Writing fiction is totally different in terms of content, but the discipline is the same. You have to have a plan, try to stick to it and write a little every day or every time you’d planned to write. Sometimes you get stuck – the archetypal writers block, but the more you write the easier it is. If I get stuck I tend to leave it to distil a little and a few days later a new idea or a new twist on an old idea will pop out like a sausage out of the sausage machine – quite amusing really. Fiction is my real love and I have too many ideas usually. I often have at least 4 or 5 novel ideas simmering away at any one time but I only work on one idea at a time. I am just completing my third novel which includes a throwback to the Salem witch trials, but already have the ideas and even some of the sentences forming for the second book in my box of darkness trilogy, the first of which, ‘Courting the Dark’, should be out next year. It will have to wait until after Christmas though when I have planned to have the first draft of the Salem book completed otherwise they will cross-fertilise and become confused.
My first novel will be published in January 2013 – ‘Chained Melody’, an unusual love and life story, and it will be available on Amazon and through my website so watch this space for it and many more.
Fiction tends to be more methodical in that there are a set of facts, principles and ideas that you want to get across in a coherent whole, but whilst also making it entertaining and engaging and that can be more difficult than writing fiction, which is naturally more interesting because it involves applying imagination, but that also makes writing a good non-fiction book a challenge, and I love a challenge!
How long did this book take to write?
About 3 months.
And what was the most challenging part of the process?
Actually, marshalling all the information – there is a lot of it!
Tell us a bit about yourself.
A child almost of the sixties, I’ve experienced a variety of careers and life.

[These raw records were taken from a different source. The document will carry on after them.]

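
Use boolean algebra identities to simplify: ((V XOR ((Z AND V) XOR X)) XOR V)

By XOR self-cancellation ((E XOR v) XOR v = E):
= ((Z AND V) XOR X)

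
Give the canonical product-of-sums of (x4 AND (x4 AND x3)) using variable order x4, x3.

ΠM(0, 1, 2) = (x4 OR x3) AND (x4 OR NOT x3) AND (NOT x4 OR x3)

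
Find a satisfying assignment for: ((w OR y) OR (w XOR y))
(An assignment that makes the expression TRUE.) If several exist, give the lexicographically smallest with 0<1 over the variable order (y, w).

y=0, w=1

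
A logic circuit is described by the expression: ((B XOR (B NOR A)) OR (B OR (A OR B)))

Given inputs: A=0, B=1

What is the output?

Substituting: ((1 XOR (1 NOR 0)) OR (1 OR (0 OR 1)))
= 1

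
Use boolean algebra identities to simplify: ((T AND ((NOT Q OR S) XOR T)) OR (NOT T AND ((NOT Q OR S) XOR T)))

By distribution ((E AND v) OR (E AND NOT v) = E):
= ((NOT Q OR S) XOR T)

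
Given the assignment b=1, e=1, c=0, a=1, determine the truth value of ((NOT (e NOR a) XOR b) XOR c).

Substituting: ((NOT (1 NOR 1) XOR 1) XOR 0)
= 0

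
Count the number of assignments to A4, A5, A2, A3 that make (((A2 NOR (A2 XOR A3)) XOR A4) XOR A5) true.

Satisfying assignments: (0,0,0,0), (0,1,0,1), (0,1,1,0), (0,1,1,1), (1,0,0,1), (1,0,1,0), (1,0,1,1), (1,1,0,0)
Count: 8 out of 16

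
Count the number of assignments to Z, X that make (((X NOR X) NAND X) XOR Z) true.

Satisfying assignments: (0,0), (0,1)
Count: 2 out of 4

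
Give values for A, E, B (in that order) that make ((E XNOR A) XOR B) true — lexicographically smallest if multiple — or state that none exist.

A=0, E=0, B=0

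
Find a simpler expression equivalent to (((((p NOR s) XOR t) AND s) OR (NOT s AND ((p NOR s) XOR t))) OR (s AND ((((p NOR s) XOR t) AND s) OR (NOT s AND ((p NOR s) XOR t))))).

By absorption (E OR (E AND v) = E) then distribution ((E AND v) OR (E AND NOT v) = E):
= ((p NOR s) XOR t)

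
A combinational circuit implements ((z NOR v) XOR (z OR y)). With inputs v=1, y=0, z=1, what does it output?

Substituting: ((1 NOR 1) XOR (1 OR 0))
= 1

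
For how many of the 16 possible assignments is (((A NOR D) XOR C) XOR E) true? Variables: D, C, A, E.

Satisfying assignments: (0,0,0,0), (0,0,1,1), (0,1,0,1), (0,1,1,0), (1,0,0,1), (1,0,1,1), (1,1,0,0), (1,1,1,0)
Count: 8 out of 16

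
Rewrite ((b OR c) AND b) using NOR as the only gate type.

((((b NOR c) NOR (b NOR c)) NOR ((b NOR c) NOR (b NOR c))) NOR (b NOR b))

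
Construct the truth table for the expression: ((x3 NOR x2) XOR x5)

x2 | x3 | x5 | Output
---------------------
0 | 0 | 0 | 1
0 | 0 | 1 | 0
0 | 1 | 0 | 0
0 | 1 | 1 | 1
1 | 0 | 0 | 0
1 | 0 | 1 | 1
1 | 1 | 0 | 0
1 | 1 | 1 | 1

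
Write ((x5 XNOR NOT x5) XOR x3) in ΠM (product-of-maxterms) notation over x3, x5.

ΠM(0, 1) = (x3 OR x5) AND (x3 OR NOT x5)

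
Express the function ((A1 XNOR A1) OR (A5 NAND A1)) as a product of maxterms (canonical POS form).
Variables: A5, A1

ΠM() = TRUE (no maxterms)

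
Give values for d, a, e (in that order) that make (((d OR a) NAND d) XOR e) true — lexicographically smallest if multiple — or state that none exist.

d=0, a=0, e=0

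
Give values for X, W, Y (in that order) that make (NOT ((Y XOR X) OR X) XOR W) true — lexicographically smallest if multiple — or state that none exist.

X=0, W=0, Y=0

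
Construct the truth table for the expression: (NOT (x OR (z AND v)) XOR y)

v | z | y | x | Output
----------------------
0 | 0 | 0 | 0 | 1
0 | 0 | 0 | 1 | 0
0 | 0 | 1 | 0 | 0
0 | 0 | 1 | 1 | 1
0 | 1 | 0 | 0 | 1
0 | 1 | 0 | 1 | 0
0 | 1 | 1 | 0 | 0
0 | 1 | 1 | 1 | 1
1 | 0 | 0 | 0 | 1
1 | 0 | 0 | 1 | 0
1 | 0 | 1 | 0 | 0
1 | 0 | 1 | 1 | 1
1 | 1 | 0 | 0 | 0
1 | 1 | 0 | 1 | 0
1 | 1 | 1 | 0 | 1
1 | 1 | 1 | 1 | 1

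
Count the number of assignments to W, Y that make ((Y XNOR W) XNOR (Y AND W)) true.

Satisfying assignments: (0,1), (1,0), (1,1)
Count: 3 out of 4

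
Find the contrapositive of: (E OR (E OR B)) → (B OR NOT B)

Contrapositive: NOT (B OR NOT B) → NOT (E OR (E OR B))
Note: A statement and its contrapositive are logically equivalent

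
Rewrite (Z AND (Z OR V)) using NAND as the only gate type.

((Z NAND ((Z NAND Z) NAND (V NAND V))) NAND (Z NAND ((Z NAND Z) NAND (V NAND V))))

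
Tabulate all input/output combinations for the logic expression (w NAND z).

z | w | Output
--------------
0 | 0 | 1
0 | 1 | 1
1 | 0 | 1
1 | 1 | 0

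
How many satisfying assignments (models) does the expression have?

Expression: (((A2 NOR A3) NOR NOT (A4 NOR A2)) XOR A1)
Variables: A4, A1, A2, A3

Satisfying assignments: (0,0,0,1), (0,1,0,0), (0,1,1,0), (0,1,1,1), (1,1,0,0), (1,1,0,1), (1,1,1,0), (1,1,1,1)
Count: 8 out of 16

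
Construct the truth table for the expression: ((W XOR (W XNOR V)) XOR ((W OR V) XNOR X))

V | W | X | Output
------------------
0 | 0 | 0 | 0
0 | 0 | 1 | 1
0 | 1 | 0 | 1
0 | 1 | 1 | 0
1 | 0 | 0 | 0
1 | 0 | 1 | 1
1 | 1 | 0 | 0
1 | 1 | 1 | 1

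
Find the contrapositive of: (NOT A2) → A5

Contrapositive: NOT A5 → A2
Note: A statement and its contrapositive are logically equivalent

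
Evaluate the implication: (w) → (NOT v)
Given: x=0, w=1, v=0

Antecedent (w) = 1; consequent (NOT v) = 1.
1 → 1 = 1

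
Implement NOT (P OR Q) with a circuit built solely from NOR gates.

(((P NOR Q) NOR (P NOR Q)) NOR ((P NOR Q) NOR (P NOR Q)))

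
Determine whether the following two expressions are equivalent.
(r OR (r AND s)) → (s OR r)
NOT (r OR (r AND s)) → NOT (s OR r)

No, Inverse is not equivalent to original (counterexample: s=1, r=0)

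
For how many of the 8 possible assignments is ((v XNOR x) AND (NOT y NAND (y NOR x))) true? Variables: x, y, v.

Satisfying assignments: (0,1,0), (1,0,1), (1,1,1)
Count: 3 out of 8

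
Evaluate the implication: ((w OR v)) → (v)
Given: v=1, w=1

Antecedent ((w OR v)) = 1; consequent (v) = 1.
1 → 1 = 1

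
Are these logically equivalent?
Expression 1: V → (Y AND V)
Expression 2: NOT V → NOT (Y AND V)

No, Inverse is not equivalent to original (counterexample: V=1, Y=0)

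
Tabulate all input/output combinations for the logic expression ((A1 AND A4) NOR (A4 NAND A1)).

A1 | A4 | Output
----------------
0 | 0 | 0
0 | 1 | 0
1 | 0 | 0
1 | 1 | 0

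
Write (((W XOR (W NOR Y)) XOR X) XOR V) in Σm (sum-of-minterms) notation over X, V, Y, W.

Σm(0, 1, 3, 6, 10, 12, 13, 15) = (NOT X AND NOT V AND NOT Y AND NOT W) OR (NOT X AND NOT V AND NOT Y AND W) OR (NOT X AND NOT V AND Y AND W) OR (NOT X AND V AND Y AND NOT W) OR (X AND NOT V AND Y AND NOT W) OR (X AND V AND NOT Y AND NOT W) OR (X AND V AND NOT Y AND W) OR (X AND V AND Y AND W)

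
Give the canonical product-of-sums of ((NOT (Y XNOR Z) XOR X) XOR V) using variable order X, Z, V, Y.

ΠM(0, 3, 5, 6, 9, 10, 12, 15) = (X OR Z OR V OR Y) AND (X OR Z OR NOT V OR NOT Y) AND (X OR NOT Z OR V OR NOT Y) AND (X OR NOT Z OR NOT V OR Y) AND (NOT X OR Z OR V OR NOT Y) AND (NOT X OR Z OR NOT V OR Y) AND (NOT X OR NOT Z OR V OR Y) AND (NOT X OR NOT Z OR NOT V OR NOT Y)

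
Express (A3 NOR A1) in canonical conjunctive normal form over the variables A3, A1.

(A3 OR NOT A1) AND (NOT A3 OR A1) AND (NOT A3 OR NOT A1)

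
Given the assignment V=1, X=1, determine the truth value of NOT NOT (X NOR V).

Substituting: NOT NOT (1 NOR 1)
= 0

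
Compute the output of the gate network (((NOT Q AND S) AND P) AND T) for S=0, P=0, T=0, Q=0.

Substituting: (((NOT 0 AND 0) AND 0) AND 0)
= 0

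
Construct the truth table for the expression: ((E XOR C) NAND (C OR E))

E | C | Output
--------------
0 | 0 | 1
0 | 1 | 0
1 | 0 | 0
1 | 1 | 1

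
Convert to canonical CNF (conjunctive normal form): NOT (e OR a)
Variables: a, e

(a OR NOT e) AND (NOT a OR e) AND (NOT a OR NOT e)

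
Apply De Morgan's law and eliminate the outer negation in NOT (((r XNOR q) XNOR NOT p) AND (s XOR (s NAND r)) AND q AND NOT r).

NOT ((r XNOR q) XNOR NOT p) OR NOT (s XOR (s NAND r)) OR NOT q OR r
De Morgan's: NOT(AND of terms) = OR of negations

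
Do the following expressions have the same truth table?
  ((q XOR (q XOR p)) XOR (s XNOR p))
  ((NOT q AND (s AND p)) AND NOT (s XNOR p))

No. Counterexample: with q=0, p=0, s=0, Expression 1 = 1 but Expression 2 = 0.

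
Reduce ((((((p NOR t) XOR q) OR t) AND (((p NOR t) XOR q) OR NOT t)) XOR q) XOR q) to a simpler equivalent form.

By XOR self-cancellation ((E XOR v) XOR v = E) then distribution ((E OR v) AND (E OR NOT v) = E):
= ((p NOR t) XOR q)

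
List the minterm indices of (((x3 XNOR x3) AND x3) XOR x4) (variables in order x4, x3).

Σm(1, 2) = (NOT x4 AND x3) OR (x4 AND NOT x3)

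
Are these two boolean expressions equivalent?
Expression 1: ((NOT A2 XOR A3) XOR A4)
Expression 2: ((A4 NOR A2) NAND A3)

No. Counterexample: with A3=0, A2=0, A4=1, Expression 1 = 0 but Expression 2 = 1.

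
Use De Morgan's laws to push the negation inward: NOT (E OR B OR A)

NOT E AND NOT B AND NOT A
De Morgan's: NOT(OR of terms) = AND of negations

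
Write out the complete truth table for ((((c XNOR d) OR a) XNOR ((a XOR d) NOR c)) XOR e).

e | d | c | a | Output
----------------------
0 | 0 | 0 | 0 | 1
0 | 0 | 0 | 1 | 0
0 | 0 | 1 | 0 | 1
0 | 0 | 1 | 1 | 0
0 | 1 | 0 | 0 | 1
0 | 1 | 0 | 1 | 1
0 | 1 | 1 | 0 | 0
0 | 1 | 1 | 1 | 0
1 | 0 | 0 | 0 | 0
1 | 0 | 0 | 1 | 1
1 | 0 | 1 | 0 | 0
1 | 0 | 1 | 1 | 1
1 | 1 | 0 | 0 | 0
1 | 1 | 0 | 1 | 0
1 | 1 | 1 | 0 | 1
1 | 1 | 1 | 1 | 1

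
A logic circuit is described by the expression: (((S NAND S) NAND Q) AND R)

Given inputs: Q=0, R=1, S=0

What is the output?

Substituting: (((0 NAND 0) NAND 0) AND 1)
= 1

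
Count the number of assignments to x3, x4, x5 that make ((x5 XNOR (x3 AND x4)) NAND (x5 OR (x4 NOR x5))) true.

Satisfying assignments: (0,0,1), (0,1,0), (0,1,1), (1,0,1), (1,1,0)
Count: 5 out of 8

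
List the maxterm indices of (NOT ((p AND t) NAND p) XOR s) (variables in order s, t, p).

ΠM(0, 1, 2, 7) = (s OR t OR p) AND (s OR t OR NOT p) AND (s OR NOT t OR p) AND (NOT s OR NOT t OR NOT p)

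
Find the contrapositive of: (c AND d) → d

Contrapositive: NOT d → NOT (c AND d)
Note: A statement and its contrapositive are logically equivalent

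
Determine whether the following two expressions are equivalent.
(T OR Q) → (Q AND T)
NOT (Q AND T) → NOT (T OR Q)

Yes, Contrapositive is always equivalent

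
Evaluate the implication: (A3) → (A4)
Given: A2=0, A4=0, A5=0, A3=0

Antecedent (A3) = 0; consequent (A4) = 0.
0 → 0 = 1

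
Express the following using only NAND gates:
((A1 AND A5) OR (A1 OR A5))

((((A1 NAND A5) NAND (A1 NAND A5)) NAND ((A1 NAND A5) NAND (A1 NAND A5))) NAND (((A1 NAND A1) NAND (A5 NAND A5)) NAND ((A1 NAND A1) NAND (A5 NAND A5))))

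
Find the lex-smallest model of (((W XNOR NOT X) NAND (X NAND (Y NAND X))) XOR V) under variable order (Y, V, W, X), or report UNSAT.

Y=0, V=0, W=0, X=0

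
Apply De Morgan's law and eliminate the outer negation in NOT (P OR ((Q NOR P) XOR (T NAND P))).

NOT P AND NOT ((Q NOR P) XOR (T NAND P))
De Morgan's: NOT(OR of terms) = AND of negations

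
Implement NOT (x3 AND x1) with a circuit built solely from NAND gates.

(((x3 NAND x1) NAND (x3 NAND x1)) NAND ((x3 NAND x1) NAND (x3 NAND x1)))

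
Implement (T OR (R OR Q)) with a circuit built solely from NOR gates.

((T NOR ((R NOR Q) NOR (R NOR Q))) NOR (T NOR ((R NOR Q) NOR (R NOR Q))))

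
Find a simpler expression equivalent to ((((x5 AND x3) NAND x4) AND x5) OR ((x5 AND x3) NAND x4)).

By absorption (E OR (E AND v) = E):
= ((x5 AND x3) NAND x4)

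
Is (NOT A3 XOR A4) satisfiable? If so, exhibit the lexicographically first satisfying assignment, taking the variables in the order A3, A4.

A3=0, A4=0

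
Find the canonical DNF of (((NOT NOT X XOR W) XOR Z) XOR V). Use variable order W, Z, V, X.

(NOT W AND NOT Z AND NOT V AND X) OR (NOT W AND NOT Z AND V AND NOT X) OR (NOT W AND Z AND NOT V AND NOT X) OR (NOT W AND Z AND V AND X) OR (W AND NOT Z AND NOT V AND NOT X) OR (W AND NOT Z AND V AND X) OR (W AND Z AND NOT V AND X) OR (W AND Z AND V AND NOT X)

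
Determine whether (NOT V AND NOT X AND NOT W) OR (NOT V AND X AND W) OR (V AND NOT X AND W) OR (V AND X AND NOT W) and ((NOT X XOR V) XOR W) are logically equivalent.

Yes, they are equivalent — the two output columns agree on all 8 assignments:
V | X | W | Expression 1 | Expression 2
---------------------------------------
0 | 0 | 0 | 1 | 1
0 | 0 | 1 | 0 | 0
0 | 1 | 0 | 0 | 0
0 | 1 | 1 | 1 | 1
1 | 0 | 0 | 0 | 0
1 | 0 | 1 | 1 | 1
1 | 1 | 0 | 1 | 1
1 | 1 | 1 | 0 | 0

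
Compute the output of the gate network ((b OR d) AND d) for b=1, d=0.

Substituting: ((1 OR 0) AND 0)
= 0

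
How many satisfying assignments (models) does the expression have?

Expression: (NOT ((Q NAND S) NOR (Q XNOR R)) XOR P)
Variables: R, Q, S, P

Satisfying assignments: (0,0,0,0), (0,0,1,0), (0,1,0,0), (0,1,1,1), (1,0,0,0), (1,0,1,0), (1,1,0,0), (1,1,1,0)
Count: 8 out of 16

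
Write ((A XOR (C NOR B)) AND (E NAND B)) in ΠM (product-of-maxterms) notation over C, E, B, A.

ΠM(1, 2, 5, 6, 7, 8, 10, 12, 14, 15) = (C OR E OR B OR NOT A) AND (C OR E OR NOT B OR A) AND (C OR NOT E OR B OR NOT A) AND (C OR NOT E OR NOT B OR A) AND (C OR NOT E OR NOT B OR NOT A) AND (NOT C OR E OR B OR A) AND (NOT C OR E OR NOT B OR A) AND (NOT C OR NOT E OR B OR A) AND (NOT C OR NOT E OR NOT B OR A) AND (NOT C OR NOT E OR NOT B OR NOT A)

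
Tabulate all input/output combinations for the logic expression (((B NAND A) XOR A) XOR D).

D | A | B | Output
------------------
0 | 0 | 0 | 1
0 | 0 | 1 | 1
0 | 1 | 0 | 0
0 | 1 | 1 | 1
1 | 0 | 0 | 0
1 | 0 | 1 | 0
1 | 1 | 0 | 1
1 | 1 | 1 | 0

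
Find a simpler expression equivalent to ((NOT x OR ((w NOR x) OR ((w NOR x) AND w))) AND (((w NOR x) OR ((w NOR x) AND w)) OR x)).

By distribution ((E OR v) AND (E OR NOT v) = E) then absorption (E OR (E AND v) = E):
= (w NOR x)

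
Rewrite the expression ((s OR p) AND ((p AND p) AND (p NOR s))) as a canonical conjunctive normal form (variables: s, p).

(s OR p) AND (s OR NOT p) AND (NOT s OR p) AND (NOT s OR NOT p)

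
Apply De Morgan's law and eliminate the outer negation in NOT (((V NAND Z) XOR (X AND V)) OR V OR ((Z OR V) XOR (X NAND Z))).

NOT ((V NAND Z) XOR (X AND V)) AND NOT V AND NOT ((Z OR V) XOR (X NAND Z))
De Morgan's: NOT(OR of terms) = AND of negations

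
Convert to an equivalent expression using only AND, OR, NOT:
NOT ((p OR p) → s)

(p OR p) AND NOT s
(Negated implication: NOT(A → B) = A AND NOT B)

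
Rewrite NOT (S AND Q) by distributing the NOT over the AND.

NOT S OR NOT Q
De Morgan's: NOT(AND of terms) = OR of negations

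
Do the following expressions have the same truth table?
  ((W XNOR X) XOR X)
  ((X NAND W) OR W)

No. Counterexample: with W=1, X=0, Expression 1 = 0 but Expression 2 = 1.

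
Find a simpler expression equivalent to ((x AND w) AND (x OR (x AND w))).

By absorption (E AND (E OR v) = E):
= (x AND w)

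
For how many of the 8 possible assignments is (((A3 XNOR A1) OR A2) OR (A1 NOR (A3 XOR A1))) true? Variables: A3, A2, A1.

Satisfying assignments: (0,0,0), (0,1,0), (0,1,1), (1,0,1), (1,1,0), (1,1,1)
Count: 6 out of 8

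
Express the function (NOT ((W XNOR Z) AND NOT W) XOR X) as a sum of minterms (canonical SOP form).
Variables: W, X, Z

Σm(1, 2, 4, 5) = (NOT W AND NOT X AND Z) OR (NOT W AND X AND NOT Z) OR (W AND NOT X AND NOT Z) OR (W AND NOT X AND Z)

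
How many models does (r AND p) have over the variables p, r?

Satisfying assignments: (1,1)
Count: 1 out of 4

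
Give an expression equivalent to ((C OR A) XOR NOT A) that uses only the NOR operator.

((((((C NOR A) NOR (C NOR A)) NOR (A NOR A)) NOR (((C NOR A) NOR (C NOR A)) NOR (A NOR A))) NOR ((((C NOR A) NOR (C NOR A)) NOR (A NOR A)) NOR (((C NOR A) NOR (C NOR A)) NOR (A NOR A)))) NOR ((((((C NOR A) NOR (C NOR A)) NOR ((C NOR A) NOR (C NOR A))) NOR ((A NOR A) NOR (A NOR A))) NOR ((((C NOR A) NOR (C NOR A)) NOR ((C NOR A) NOR (C NOR A))) NOR ((A NOR A) NOR (A NOR A)))) NOR (((((C NOR A) NOR (C NOR A)) NOR ((C NOR A) NOR (C NOR A))) NOR ((A NOR A) NOR (A NOR A))) NOR ((((C NOR A) NOR (C NOR A)) NOR ((C NOR A) NOR (C NOR A))) NOR ((A NOR A) NOR (A NOR A))))))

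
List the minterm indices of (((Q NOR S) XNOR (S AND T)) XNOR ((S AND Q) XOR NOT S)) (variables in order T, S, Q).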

Now widowed, with two teenage daughters, living in a thatched cottage in Hampshire, I run a small social events business, work as a business event co-ordinator for the University of Winchester and have discovered I love writing. My first two works are non-fiction, the third a novel, which is coming out in January, 2013.
Have you got a blog where readers can keep up with your work?
My novel, Chained Melody is due out in January 2013 and novel number 2, which is going to be the first in a trilogy – Courting the Dark will be following later on in 2013.